Top 10 Leg Toning Tips

Women’s legs still seems to be the hot topic around the women’s fitness blogs so I thought I would write a list of the top 10 women’s legs toning tips.

1 - Take it slow

Getting the perfect set of toned legs takes time and hard work. Learn to relax your mind and keep your goals long term. If you take it slow the results will be lasting instead of fleeting and unstable. It will also seem like less work.

2 - Mix it up

Mix up your legs training so that your legs never get used to one type of exercise. If you spend a lot of time doing long distance cardio, change to some short high intensity workouts. This has worked wonders for me and my clients in the past.
3 - Use heavy weights
A lot of women are afraid of using heavier weights because they think they will get bulky or injured. Take your time, learn the techniques properly and start adding weight each session. You will see progress much faster.
4 - Hill Sprints
I love running hills! It is one of the hardest forms of exercise you can do. It works your whole lower body so well that sometimes I am fooled into thinking I don’t need to weight train! Use hill sprints on a regular basis and you will see amazing weight loss and leg toning results.
5 - Learn to eat well
Toning a muscle is more about diet than it is about working out. For a long time there was this theory that if you use high reps and low weight you will tone your muscles. This is crap. If you are fat you will not have any muscle tone. So, learn to eat well everyday - protein, fruit, vegetables, etc.
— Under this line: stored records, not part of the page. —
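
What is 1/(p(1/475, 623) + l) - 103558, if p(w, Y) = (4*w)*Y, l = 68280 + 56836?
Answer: -6154720361861/59432592 ≈ -1.0356e+5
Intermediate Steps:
l = 125116
p(w, Y) = 4*Y*w
1/(p(1/475, 623) + l) - 103558 = 1/(4*623/475 + 125116) - 103558 = 1/(4*623*(1/475) + 125116) - 103558 = 1/(2492/475 + 125116) - 103558 = 1/(59432592/475) - 103558 = 475/59432592 - 103558 = -6154720361861/59432592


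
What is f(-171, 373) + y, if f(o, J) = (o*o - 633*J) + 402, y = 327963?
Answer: 121497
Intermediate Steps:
f(o, J) = 402 + o² - 633*J (f(o, J) = (o² - 633*J) + 402 = 402 + o² - 633*J)
f(-171, 373) + y = (402 + (-171)² - 633*373) + 327963 = (402 + 29241 - 236109) + 327963 = -206466 + 327963 = 121497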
If you want toned legs you have to lose the fat.
 6- Drink water
As always I have managed to fit in a tip relating to water. Water will help you lose weight, keep you full as well as making your muscles look full and tight. Drink water all throughout the day - everyday.
7 - Slow reps
When doing your squats, lunges and other leg exercises start slowing down your reps to at least five seconds. If you cannot do both motions that slow then at least perform the negative as slowly as you can. So, if you are doing a squat, make the squatting down part five seconds long. This will boost your progress very quickly.
8 - Stretch
Part of weight training is recovering and your muscles can recover faster if you keep them flexibile. Stretch before, during and after a legs workout so that they are ready for the next one. And never train when sore unless you need to do the cardio and aren’t worried about muscle gain.
9 - Eat good protein
Get lots of protein after your workout and all day from good quality sources like meat, fish, milk, eggs and whey protein. Muscles need protein to grow so if you want to tone your legs make sure you help them as much as possible by getting enough protein.
10 - Keep them busy
The best women’s legs in the world are on women who stay active and use them a lot. Do weight training, cardio, martial arts classes, tae bo… anything to keep moving! Your legs do a lot of work during the day so you really need to challenge them.